WSJ.com, Deal Journal, August 14, 2007:
For anyone doubting that corporations are taking center stage in M&A, Thomson Financial has a news flash.
Thomson researchers gave a presentation in New York today titled “M&A: At the Crossroads?” According to one slide from the presentation, the contribution of private-equity buyers to U.S. M&A volume has fallen almost two thirds since the pace of declines in the credit and equity markets quickened late last month.
Private-equity firms were the buyers in just 13.5% of the $81 billion of deals struck in the U.S. from July 23 to Aug. 8, down from 36.1% for the year to date before then, according to Thomson. (Using more up-to-date figures, the private-equity share has fallen to less than a tenth, Thomson says.) Corporate acquirers have ratcheted up their participation to 70.4% of the total from 44.5% over the same time frame, according to the data. (Foreign acquirers account for the balance.)
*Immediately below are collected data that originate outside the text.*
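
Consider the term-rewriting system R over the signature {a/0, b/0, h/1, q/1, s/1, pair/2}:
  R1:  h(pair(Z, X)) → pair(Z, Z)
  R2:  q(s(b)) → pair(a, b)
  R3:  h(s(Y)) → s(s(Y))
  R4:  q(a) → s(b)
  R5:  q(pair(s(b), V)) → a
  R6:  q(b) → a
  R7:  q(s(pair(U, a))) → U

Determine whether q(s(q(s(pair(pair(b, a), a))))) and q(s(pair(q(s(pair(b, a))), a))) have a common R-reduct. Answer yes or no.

yes — NF(t₁) = b, NF(t₂) = b

Reduce t₁ = q(s(q(s(pair(pair(b, a), a))))):
1. q(s(q(s(pair(pair(b, a), a)))))  →  q(s(pair(b, a)))   [R7 at 1.1]
2. q(s(pair(b, a)))  →  b   [R7 at ε]

Reduce t₂ = q(s(pair(q(s(pair(b, a))), a))):
1. q(s(pair(q(s(pair(b, a))), a)))  →  q(s(pair(b, a)))   [R7 at ε]
2. q(s(pair(b, a)))  →  b   [R7 at ε]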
So-called strategic buyers are taking center stage mainly because the high-yield debt markets private-equity firms use to fund their deals are, for all intents, no longer functioning. Corporations, meanwhile, have stock to use as currency, not to mention plenty of cash on their balance sheets. (General Electric, for example, has $62 billion saved up and Microsoft $34 billion, Thomson points out, though GE has made it clear it won’t be spending all that on deals any time soon.) Many of them also have investment-grade ratings, meaning their access to borrowers still is intact. Read more about the resurgence of corporate acquirers in this recent Wall Street Journal article.
In fact, the $57.1 billion of deals that U.S. corporate acquirers have struck since July 23 puts them on a faster pace than they were on this year, with $499.5 billion of deals notched before then.